The Massachusetts senator took a shot at EPA chief Andrew Wheeler as she outlined a clear-eyed vision for curbing climate change.
Democratic presidential hopeful Elizabeth Warren vowed to keep coal lobbyists from leading the Environmental Protection Agency if she's elected to the White House.
Democratic presidential hopeful Elizabeth Warren vowed to keep coal lobbyists from leading the Environmental Protection Agency if she's elected to the White House.
Getty Editorial

Sen. Elizabeth Warren (D-Mass.) promised to make the Green New Deal the centerpiece of her administration’s climate policy if she’s elected president.

But that’d be a crowning legislative achievement. On her first day in the White House, Warren said, she’d halt mining and drilling leases on federal lands and set up a program at the Interior Department to create 10,000 jobs repairing infrastructure in national parks.

Yet the biggest change might be who she would nominate to lead the agency President Donald Trump has zealously put in the hands of the industries it regulates.

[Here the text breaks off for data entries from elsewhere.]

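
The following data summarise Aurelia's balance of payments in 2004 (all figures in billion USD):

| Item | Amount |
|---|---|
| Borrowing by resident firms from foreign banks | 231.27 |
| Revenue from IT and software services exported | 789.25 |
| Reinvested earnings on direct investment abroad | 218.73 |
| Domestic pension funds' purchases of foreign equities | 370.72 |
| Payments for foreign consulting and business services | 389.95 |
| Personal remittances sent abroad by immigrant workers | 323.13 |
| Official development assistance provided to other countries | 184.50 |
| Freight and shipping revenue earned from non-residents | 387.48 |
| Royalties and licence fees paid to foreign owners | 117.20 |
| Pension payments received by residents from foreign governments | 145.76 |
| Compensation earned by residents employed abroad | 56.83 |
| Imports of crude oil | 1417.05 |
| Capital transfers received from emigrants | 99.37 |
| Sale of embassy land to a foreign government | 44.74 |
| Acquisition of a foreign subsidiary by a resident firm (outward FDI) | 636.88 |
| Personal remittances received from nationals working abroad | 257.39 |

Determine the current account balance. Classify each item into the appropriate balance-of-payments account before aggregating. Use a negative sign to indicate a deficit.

Goods: -1417.05
Services: -117.20 + 387.48 - 389.95 + 789.25 = 669.58
Primary income: 218.73 + 56.83 = 275.56
Secondary income: 145.76 - 323.13 + 257.39 - 184.50 = -104.48
Current account = (-1417.05) + 669.58 + 275.56 + (-104.48) = -576.39
(Excluded from the current account — financial account: borrowing by resident firms from foreign banks 231.27, domestic pension funds' purchases of foreign equities 370.72, acquisition of a foreign subsidiary by a resident firm (outward FDI) 636.88; capital account: capital transfers received from emigrants 99.37, sale of embassy land to a foreign government 44.74.)

-576.39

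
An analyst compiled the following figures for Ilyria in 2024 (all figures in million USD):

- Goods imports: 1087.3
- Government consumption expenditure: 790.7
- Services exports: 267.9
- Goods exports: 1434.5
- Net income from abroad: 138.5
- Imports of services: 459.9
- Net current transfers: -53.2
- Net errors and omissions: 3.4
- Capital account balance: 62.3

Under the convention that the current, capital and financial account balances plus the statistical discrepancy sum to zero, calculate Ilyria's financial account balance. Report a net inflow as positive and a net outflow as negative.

Goods balance = 1434.5 - 1087.3 = 347.2
Services balance = 267.9 - 459.9 = -192.0
Trade balance (goods + services) = 347.2 + (-192.0) = 155.2
Net primary income = 138.5
Net secondary income = -53.2
Current account = 155.2 + 138.5 + (-53.2) = 240.5
Financial account = -(240.5 + 62.3 + 3.4) = -306.2

-306.2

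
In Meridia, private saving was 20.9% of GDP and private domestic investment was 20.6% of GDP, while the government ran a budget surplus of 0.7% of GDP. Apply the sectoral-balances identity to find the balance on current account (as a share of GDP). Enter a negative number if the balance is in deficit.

By the sectoral-balances identity, CA = (S_private - I) + (T - G).
Private balance = 20.9 - 20.6 = 0.3
Government balance (T - G) = 0.7
CA = 0.3 + 0.7 = 1.0

1.0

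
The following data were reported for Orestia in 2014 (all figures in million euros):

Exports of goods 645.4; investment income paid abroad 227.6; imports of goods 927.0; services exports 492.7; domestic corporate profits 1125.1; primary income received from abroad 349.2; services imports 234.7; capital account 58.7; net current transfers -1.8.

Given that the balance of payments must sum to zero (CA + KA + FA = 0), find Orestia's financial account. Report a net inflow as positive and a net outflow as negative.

-154.9

Goods balance = 645.4 - 927.0 = -281.6
Services balance = 492.7 - 234.7 = 258.0
Trade balance (goods + services) = -281.6 + 258.0 = -23.6
Net primary income = 349.2 - 227.6 = 121.6
Net secondary income = -1.8
Current account = -23.6 + 121.6 + (-1.8) = 96.2
Financial account = -(96.2 + 58.7) = -154.9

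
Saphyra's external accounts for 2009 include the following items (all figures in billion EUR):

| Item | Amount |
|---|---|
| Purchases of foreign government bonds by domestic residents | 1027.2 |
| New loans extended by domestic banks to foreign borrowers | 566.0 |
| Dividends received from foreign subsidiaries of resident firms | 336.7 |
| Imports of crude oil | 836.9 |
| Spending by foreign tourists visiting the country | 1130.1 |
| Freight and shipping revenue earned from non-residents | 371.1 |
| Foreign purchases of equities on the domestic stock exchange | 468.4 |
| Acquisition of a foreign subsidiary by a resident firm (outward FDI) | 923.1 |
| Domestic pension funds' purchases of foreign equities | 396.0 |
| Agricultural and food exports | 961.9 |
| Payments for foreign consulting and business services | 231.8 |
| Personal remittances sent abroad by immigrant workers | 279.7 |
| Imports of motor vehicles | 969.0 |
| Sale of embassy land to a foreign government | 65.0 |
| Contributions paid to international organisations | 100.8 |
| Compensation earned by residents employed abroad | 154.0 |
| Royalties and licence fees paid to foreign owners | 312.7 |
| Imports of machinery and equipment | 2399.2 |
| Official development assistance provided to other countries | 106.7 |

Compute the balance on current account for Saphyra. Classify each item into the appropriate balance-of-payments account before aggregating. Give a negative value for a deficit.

-2283.0

Goods: 961.9 - 2399.2 - 969.0 - 836.9 = -3243.2
Services: 371.1 - 231.8 - 312.7 + 1130.1 = 956.7
Primary income: 154.0 + 336.7 = 490.7
Secondary income: -106.7 - 279.7 - 100.8 = -487.2
Current account = (-3243.2) + 956.7 + 490.7 + (-487.2) = -2283.0
(Excluded from the current account — financial account: purchases of foreign government bonds by domestic residents 1027.2, new loans extended by domestic banks to foreign borrowers 566.0, foreign purchases of equities on the domestic stock exchange 468.4, acquisition of a foreign subsidiary by a resident firm (outward FDI) 923.1, domestic pension funds' purchases of foreign equities 396.0; capital account: sale of embassy land to a foreign government 65.0.)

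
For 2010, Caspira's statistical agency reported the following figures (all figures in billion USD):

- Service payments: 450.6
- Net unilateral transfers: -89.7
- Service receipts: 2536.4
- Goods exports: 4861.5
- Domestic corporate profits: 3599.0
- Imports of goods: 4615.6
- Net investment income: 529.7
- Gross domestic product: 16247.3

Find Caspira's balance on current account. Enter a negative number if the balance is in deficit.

2771.7

Goods balance = 4861.5 - 4615.6 = 245.9
Services balance = 2536.4 - 450.6 = 2085.8
Trade balance (goods + services) = 245.9 + 2085.8 = 2331.7
Net primary income = 529.7
Net secondary income = -89.7
Current account = 2331.7 + 529.7 + (-89.7) = 2771.7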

“No coal lobbyists for head of EPA,” Warren said at her CNN town hall Monday night.

The remark is a reference to Environmental Protection Agency Administrator Andrew Wheeler, who until mid-2017 worked as a top lobbyist for the influential coal baron Robert Murray. Warren has zinged him before. In a January Facebook post, she said the anti-corruption bill she unveiled last August would make it so Wheeler “wouldn’t be allowed to get anywhere near that agency — much less run it.”

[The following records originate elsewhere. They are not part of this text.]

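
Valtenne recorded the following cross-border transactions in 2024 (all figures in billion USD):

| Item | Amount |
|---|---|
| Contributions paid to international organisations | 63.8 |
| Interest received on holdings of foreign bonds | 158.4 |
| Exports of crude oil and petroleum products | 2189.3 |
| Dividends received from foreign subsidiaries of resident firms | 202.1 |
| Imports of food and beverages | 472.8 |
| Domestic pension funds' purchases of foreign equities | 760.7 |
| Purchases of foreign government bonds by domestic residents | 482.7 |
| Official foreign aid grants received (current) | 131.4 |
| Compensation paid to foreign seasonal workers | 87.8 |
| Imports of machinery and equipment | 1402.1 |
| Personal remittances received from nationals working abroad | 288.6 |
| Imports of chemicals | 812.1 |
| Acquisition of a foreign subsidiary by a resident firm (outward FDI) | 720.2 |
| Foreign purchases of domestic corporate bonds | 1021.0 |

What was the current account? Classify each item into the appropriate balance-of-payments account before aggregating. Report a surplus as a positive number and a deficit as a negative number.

131.2

Goods: 2189.3 - 472.8 - 812.1 - 1402.1 = -497.7
Primary income: -87.8 + 202.1 + 158.4 = 272.7
Secondary income: 131.4 - 63.8 + 288.6 = 356.2
Current account = (-497.7) + 272.7 + 356.2 = 131.2
(Excluded from the current account — financial account: domestic pension funds' purchases of foreign equities 760.7, purchases of foreign government bonds by domestic residents 482.7, acquisition of a foreign subsidiary by a resident firm (outward FDI) 720.2, foreign purchases of domestic corporate bonds 1021.0.)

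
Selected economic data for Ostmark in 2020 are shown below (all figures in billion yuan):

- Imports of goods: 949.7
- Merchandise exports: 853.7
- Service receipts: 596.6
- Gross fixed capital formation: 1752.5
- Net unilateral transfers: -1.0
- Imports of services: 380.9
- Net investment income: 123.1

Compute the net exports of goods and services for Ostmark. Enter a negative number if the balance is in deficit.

119.7

Goods balance = 853.7 - 949.7 = -96.0
Services balance = 596.6 - 380.9 = 215.7
Trade balance (goods + services) = -96.0 + 215.7 = 119.7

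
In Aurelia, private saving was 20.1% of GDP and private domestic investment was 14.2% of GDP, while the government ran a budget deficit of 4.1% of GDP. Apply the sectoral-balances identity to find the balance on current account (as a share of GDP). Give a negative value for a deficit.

By the sectoral-balances identity, CA = (S_private - I) + (T - G).
Private balance = 20.1 - 14.2 = 5.9
Government balance (T - G) = -4.1
CA = 5.9 + (-4.1) = 1.8

1.8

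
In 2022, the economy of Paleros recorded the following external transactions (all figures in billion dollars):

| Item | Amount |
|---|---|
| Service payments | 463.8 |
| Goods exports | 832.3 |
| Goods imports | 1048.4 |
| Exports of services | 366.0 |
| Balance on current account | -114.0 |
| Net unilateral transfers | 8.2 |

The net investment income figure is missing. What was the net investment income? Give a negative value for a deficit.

191.7

Current account = goods balance + services balance + net primary income + net secondary income
Sum of the known components = -305.7
Net investment income = CA - (known components) = -114.0 - (-305.7) = 191.7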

The last presidential campaign cycle devoted less than six minutes of debate time to climate change. Since then, unprecedented storms and wildfires and increasingly dire warnings from the United Nations and federal scientists sent the issue surging to the top of voter priorities in surveys. It’s already becoming a bigger issue this election. Before facing a question on her climate plan, Warren raised the issue at least twice unprompted on Monday night.

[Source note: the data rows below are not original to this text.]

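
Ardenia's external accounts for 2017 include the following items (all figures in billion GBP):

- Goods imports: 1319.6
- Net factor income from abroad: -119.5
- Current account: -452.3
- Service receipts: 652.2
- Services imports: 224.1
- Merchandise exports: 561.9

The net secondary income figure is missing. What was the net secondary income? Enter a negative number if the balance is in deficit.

Current account = goods balance + services balance + net primary income + net secondary income
Sum of the known components = -449.1
Net secondary income = CA - (known components) = -452.3 - (-449.1) = -3.2

-3.2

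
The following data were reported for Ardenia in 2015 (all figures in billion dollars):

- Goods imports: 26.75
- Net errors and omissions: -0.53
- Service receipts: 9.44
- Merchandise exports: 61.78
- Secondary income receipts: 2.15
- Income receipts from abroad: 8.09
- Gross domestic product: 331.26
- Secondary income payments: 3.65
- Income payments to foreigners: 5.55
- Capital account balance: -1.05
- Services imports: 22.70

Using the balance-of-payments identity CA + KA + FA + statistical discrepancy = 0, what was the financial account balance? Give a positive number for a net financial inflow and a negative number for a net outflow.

-21.23

Goods balance = 61.78 - 26.75 = 35.03
Services balance = 9.44 - 22.70 = -13.26
Trade balance (goods + services) = 35.03 + (-13.26) = 21.77
Net primary income = 8.09 - 5.55 = 2.54
Net secondary income = 2.15 - 3.65 = -1.50
Current account = 21.77 + 2.54 + (-1.50) = 22.81
Financial account = -(22.81 + (-1.05) + (-0.53)) = -21.23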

Warren hinted that climate change ― which she has yet to outline in as much detail as her proposals on student debt, housing and monopolies ― would take a lead role in her foreign policy.

“The United States is a world leader on climate. We are. We’re just leading in the wrong direction right now,” she said. “It’s not just that we’re doing wrong … we’re giving cover to the rest of the world to everyone who doesn’t want to have to make changes in their economy.”

She added: “We’re giving them cover. That stops on the first day of my administration.”